Ursprünglich war sogar geplant, die volle Rundfunkgebühr in Höhe von 17,03 Euro im Monat für die Internetnutzung anzuwenden. Offensichtlich auf Druck der Länder hat man sich nunmehr auf die so genannte Grundgebühr für den Hörfunkempfang verständigt.
Der ARD-Vorsitzende und Intendant des Bayerischen Rundfunks, Thomas Gruber, lobte den Beschluss der Intendantenrunde denn auch "als eine vernünftige Lösung im Interesse der Gebührenzahler". Nach seiner Darstellung würden ohnehin nur Privathaushalte und Unternehmen von der Regelung betroffen sein, die bislang überhaupt keine Rundfunkgebühren entrichten. Das ist allerdings nur die halbe Wahrheit. Zur Kasse gebeten werden künftig vor allem Selbstständige und Freiberufler, die für ihren Internetcomputer zusätzlich Gebühren entrichten müssen, auch wenn sie längst privat Radio- und Fernsehgeräte angemeldet haben.
Studiengebühren für die GEZ
Besonders gravierende Auswirkungen werden durch die neue Regelung von Hochschulen und anderen Bildungseinrichtungen befürchtet. Die Rundfunkanstalten treiben schon jetzt ausstehende Gebühren unnachgiebig ein. Nach einem Bericht von Spiegel Online muss beispielsweise die TU Ilmenau in Thüringen rückwirkend für zehn Jahre Gebühren von über 100.000 Euro nachzahlen. Bei der Uni Erfurt ging gar eine Nachforderung von über 155.000 Euro ein. Kanzler Martin Henkel-Ernst beklagte: "Mit dem Geld könnte ich drei wissenschaftliche Mitarbeiter oder aber zwei Professoren ein Jahr lang finanzieren."
Kanzler, Rektoren und Dekane mögen sich kaum ausmalen, was passiert, wenn künftig auch noch Gebühren für Internetcomputer dazukommen. Studentenvertreter orakeln bereits, dass mit geplanten bzw. schon beschlossenen Studiengebühren künftig auch die Forderungen der GEZ beglichen werden - notwendige Gelder für Wissenschaft und Forschung jedoch weiterhin knapp bemessen bleiben, obwohl in Seminarräumen und Forschungseinrichtungen nur äußerst selten Radio über das Internet gehört wird.

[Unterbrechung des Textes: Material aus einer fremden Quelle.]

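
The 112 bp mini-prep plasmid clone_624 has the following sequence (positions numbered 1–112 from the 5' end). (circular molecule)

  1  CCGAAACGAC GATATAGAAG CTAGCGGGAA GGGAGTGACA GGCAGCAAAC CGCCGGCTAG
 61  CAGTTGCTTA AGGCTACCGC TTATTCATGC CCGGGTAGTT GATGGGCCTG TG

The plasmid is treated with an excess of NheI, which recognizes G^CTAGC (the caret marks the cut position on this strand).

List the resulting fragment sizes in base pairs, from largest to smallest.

NheI sites (GCTAGC) start at positions 20, 56.
NheI cuts after the first base of each site, so after positions 20, 56.
Circular molecule, 2 cuts → 2 fragments:
  21–56 → 36 bp
  57–112 then 1–20 → 56 + 20 = 76 bp
Sorted largest to smallest: 76, 36 bp.

76, 36 bp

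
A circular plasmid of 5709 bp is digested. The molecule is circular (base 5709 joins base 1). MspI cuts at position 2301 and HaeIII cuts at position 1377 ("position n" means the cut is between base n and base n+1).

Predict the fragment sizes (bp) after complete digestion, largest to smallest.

Combined cut positions (sorted): 1377, 2301.
Circular molecule, 2 cuts → 2 fragments:
  2301 − 1377 = 924 bp
  wrap: 5709 − 2301 + 1377 = 4785 bp
Sorted largest to smallest: 4785, 924 bp.

4785, 924 bp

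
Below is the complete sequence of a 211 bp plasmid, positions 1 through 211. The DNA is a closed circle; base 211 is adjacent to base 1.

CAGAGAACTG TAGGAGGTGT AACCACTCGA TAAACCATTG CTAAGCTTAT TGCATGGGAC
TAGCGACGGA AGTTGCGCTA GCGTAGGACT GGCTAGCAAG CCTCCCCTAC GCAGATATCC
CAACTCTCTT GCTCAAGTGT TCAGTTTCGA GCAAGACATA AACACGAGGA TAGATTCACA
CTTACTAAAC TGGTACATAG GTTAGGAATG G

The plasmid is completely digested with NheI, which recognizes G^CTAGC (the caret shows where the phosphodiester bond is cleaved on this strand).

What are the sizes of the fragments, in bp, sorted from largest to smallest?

196, 15 bp

NheI sites (GCTAGC) start at positions 77, 92.
NheI cuts after the first base of each site, so after positions 77, 92.
Circular molecule, 2 cuts → 2 fragments:
  78–92 → 15 bp
  93–211 then 1–77 → 119 + 77 = 196 bp
Sorted largest to smallest: 196, 15 bp.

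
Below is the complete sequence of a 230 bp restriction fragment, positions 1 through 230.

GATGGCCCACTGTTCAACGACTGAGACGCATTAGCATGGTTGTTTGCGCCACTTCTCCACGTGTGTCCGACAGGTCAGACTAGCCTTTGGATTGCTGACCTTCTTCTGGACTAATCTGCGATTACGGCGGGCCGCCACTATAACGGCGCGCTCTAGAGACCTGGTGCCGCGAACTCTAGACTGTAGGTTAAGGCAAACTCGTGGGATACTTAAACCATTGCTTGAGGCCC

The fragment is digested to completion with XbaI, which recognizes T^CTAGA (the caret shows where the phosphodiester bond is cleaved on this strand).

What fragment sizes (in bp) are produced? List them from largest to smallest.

152, 55, 23 bp

XbaI sites (TCTAGA) start at positions 152, 175.
XbaI cuts after the first base of each site, so after positions 152, 175.
Linear molecule, 2 cuts → 3 fragments:
  1–152 → 152 bp
  153–175 → 23 bp
  176–230 → 55 bp
Sorted largest to smallest: 152, 55, 23 bp.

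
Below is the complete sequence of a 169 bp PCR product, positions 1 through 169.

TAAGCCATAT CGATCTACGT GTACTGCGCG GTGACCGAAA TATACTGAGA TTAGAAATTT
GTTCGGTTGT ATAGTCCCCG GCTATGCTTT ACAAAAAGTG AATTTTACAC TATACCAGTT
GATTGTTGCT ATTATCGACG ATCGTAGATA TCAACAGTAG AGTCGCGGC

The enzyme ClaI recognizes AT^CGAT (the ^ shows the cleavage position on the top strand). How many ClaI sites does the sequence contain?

1

ATCGAT occurs starting at position 9.
ClaI cuts at 1 site.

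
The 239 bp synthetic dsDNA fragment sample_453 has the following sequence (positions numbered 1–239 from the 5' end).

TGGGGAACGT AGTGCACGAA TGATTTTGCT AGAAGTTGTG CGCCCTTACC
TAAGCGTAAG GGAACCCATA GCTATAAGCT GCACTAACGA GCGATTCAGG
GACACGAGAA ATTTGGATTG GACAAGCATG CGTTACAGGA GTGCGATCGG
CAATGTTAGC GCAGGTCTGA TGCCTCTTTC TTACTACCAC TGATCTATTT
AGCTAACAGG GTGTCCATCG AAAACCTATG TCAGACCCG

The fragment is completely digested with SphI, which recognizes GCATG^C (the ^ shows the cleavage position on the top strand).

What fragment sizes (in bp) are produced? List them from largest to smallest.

The SphI site (GCATGC) starts at position 126.
SphI cuts after base 5 of each site (before the last base), so after position 130.
Linear molecule, 1 cut → 2 fragments:
  1–130 → 130 bp
  131–239 → 109 bp
Sorted largest to smallest: 130, 109 bp.

130, 109 bp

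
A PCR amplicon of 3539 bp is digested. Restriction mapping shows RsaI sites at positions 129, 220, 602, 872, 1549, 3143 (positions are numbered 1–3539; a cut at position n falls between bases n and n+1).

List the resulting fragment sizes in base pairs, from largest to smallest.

1594, 677, 396, 382, 270, 129, 91 bp

Linear molecule, 6 cuts → 7 fragments:
  129 − 0 = 129 bp
  220 − 129 = 91 bp
  602 − 220 = 382 bp
  872 − 602 = 270 bp
  1549 − 872 = 677 bp
  3143 − 1549 = 1594 bp
  3539 − 3143 = 396 bp
Sorted largest to smallest: 1594, 677, 396, 382, 270, 129, 91 bp.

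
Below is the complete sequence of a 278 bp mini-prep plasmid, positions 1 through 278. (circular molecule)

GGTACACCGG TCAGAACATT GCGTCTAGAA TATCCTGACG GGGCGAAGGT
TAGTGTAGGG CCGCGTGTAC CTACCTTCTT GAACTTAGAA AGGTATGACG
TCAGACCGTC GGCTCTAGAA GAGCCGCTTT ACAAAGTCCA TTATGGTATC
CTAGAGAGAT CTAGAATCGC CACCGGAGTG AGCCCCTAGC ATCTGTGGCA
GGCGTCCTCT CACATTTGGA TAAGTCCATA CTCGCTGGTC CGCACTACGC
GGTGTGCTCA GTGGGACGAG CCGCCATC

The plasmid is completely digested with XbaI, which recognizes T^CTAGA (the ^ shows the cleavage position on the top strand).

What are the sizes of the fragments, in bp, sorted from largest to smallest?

142, 90, 46 bp

XbaI sites (TCTAGA) start at positions 24, 114, 160.
XbaI cuts after the first base of each site, so after positions 24, 114, 160.
Circular molecule, 3 cuts → 3 fragments:
  25–114 → 90 bp
  115–160 → 46 bp
  161–278 then 1–24 → 118 + 24 = 142 bp
Sorted largest to smallest: 142, 90, 46 bp.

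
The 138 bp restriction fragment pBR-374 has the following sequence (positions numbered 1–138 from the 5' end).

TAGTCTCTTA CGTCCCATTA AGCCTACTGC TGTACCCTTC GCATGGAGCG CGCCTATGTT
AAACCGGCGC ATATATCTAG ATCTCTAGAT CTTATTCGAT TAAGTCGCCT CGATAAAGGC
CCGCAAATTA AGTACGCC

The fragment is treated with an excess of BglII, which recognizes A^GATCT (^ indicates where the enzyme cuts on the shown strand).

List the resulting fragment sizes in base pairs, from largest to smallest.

BglII sites (AGATCT) start at positions 79, 87.
BglII cuts after the first base of each site, so after positions 79, 87.
Linear molecule, 2 cuts → 3 fragments:
  1–79 → 79 bp
  80–87 → 8 bp
  88–138 → 51 bp
Sorted largest to smallest: 79, 51, 8 bp.

79, 51, 8 bp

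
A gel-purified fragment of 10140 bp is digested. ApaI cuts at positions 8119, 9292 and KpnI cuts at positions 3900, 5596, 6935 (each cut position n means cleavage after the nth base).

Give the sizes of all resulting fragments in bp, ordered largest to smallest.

3900, 1696, 1339, 1184, 1173, 848 bp

Combined cut positions (sorted): 3900, 5596, 6935, 8119, 9292.
Linear molecule, 5 cuts → 6 fragments:
  3900 − 0 = 3900 bp
  5596 − 3900 = 1696 bp
  6935 − 5596 = 1339 bp
  8119 − 6935 = 1184 bp
  9292 − 8119 = 1173 bp
  10140 − 9292 = 848 bp
Sorted largest to smallest: 3900, 1696, 1339, 1184, 1173, 848 bp.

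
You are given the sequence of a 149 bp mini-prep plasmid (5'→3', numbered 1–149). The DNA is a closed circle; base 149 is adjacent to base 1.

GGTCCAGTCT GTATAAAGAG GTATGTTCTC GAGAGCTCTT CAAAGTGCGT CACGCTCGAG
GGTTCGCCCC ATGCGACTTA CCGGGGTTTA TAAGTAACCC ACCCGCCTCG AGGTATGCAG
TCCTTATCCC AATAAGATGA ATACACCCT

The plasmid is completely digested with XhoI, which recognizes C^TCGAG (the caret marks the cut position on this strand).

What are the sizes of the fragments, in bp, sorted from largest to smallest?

70, 52, 27 bp

XhoI sites (CTCGAG) start at positions 28, 55, 107.
XhoI cuts after the first base of each site, so after positions 28, 55, 107.
Circular molecule, 3 cuts → 3 fragments:
  29–55 → 27 bp
  56–107 → 52 bp
  108–149 then 1–28 → 42 + 28 = 70 bp
Sorted largest to smallest: 70, 52, 27 bp.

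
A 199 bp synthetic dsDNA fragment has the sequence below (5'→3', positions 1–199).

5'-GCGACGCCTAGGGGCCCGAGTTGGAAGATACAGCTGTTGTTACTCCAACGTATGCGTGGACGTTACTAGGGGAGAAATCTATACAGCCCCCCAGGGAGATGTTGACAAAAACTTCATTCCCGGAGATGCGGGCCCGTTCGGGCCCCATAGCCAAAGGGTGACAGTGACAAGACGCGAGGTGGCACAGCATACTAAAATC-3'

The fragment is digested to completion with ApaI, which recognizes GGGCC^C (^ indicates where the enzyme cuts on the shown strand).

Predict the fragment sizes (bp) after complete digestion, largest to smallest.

118, 55, 16, 10 bp

ApaI sites (GGGCCC) start at positions 12, 130, 140.
ApaI cuts after base 5 of each site (before the last base), so after positions 16, 134, 144.
Linear molecule, 3 cuts → 4 fragments:
  1–16 → 16 bp
  17–134 → 118 bp
  135–144 → 10 bp
  145–199 → 55 bp
Sorted largest to smallest: 118, 55, 16, 10 bp.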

Überhaupt spielt die Online-Radionutzung bislang eher eine untergeordnete Rolle. Tatsächlich werden inzwischen zwar nahezu alle ARD-Hörfunkprogramme und viele Privatradios auch über das Internet verbreitet, allerdings nur selten genutzt. Das wird ausgerechnet in der ARD/ZDF-Onlinestudie 2006 eindrucksvoll nachgewiesen. Bei Auflistung der Online-Anwendungen nimmt "live im Internet Radio hören" mit einem Anteil von 11% nur einen der hinteren Plätze ein. Dabei werden jedoch längst nicht nur die rund 250 deutschen Radioprogramme erfasst, die auch terrestrisch verbreitet werden und demnach der deutschen Rundfunkordnung unterliegen. Im Internet werden inzwischen nach unterschiedlichen Schätzungen bis zu 150.000 regelmäßige Radioprogramme verbreitet. Dazu gehören ausländische Sender genauso wie die unzähligen Internetradios, die weder deutschem Rundfunkrecht unterstehen, noch Anspruch auf Gebühreneinnahmen haben, von deutschen Surfern jedoch offenbar reichlich genutzt werden. Über Internet verbreitete Kultprogramme wie der frühere britische Piratensender "Radio Caroline" strahlen deswegen inzwischen sogar deutschsprachige Sendungen aus.
Bleibt also die Frage, warum die deutschen Rundfunkanstalten Gebühren für die Internetnutzung pauschal erheben wollen und nicht den Zugang zu ihren Programmen für Interessierte kostenpflichtig gestalten? Die Antwort ist naheliegend: Vermutlich würde kaum jemand einschalten. Zumindest nicht im Internet.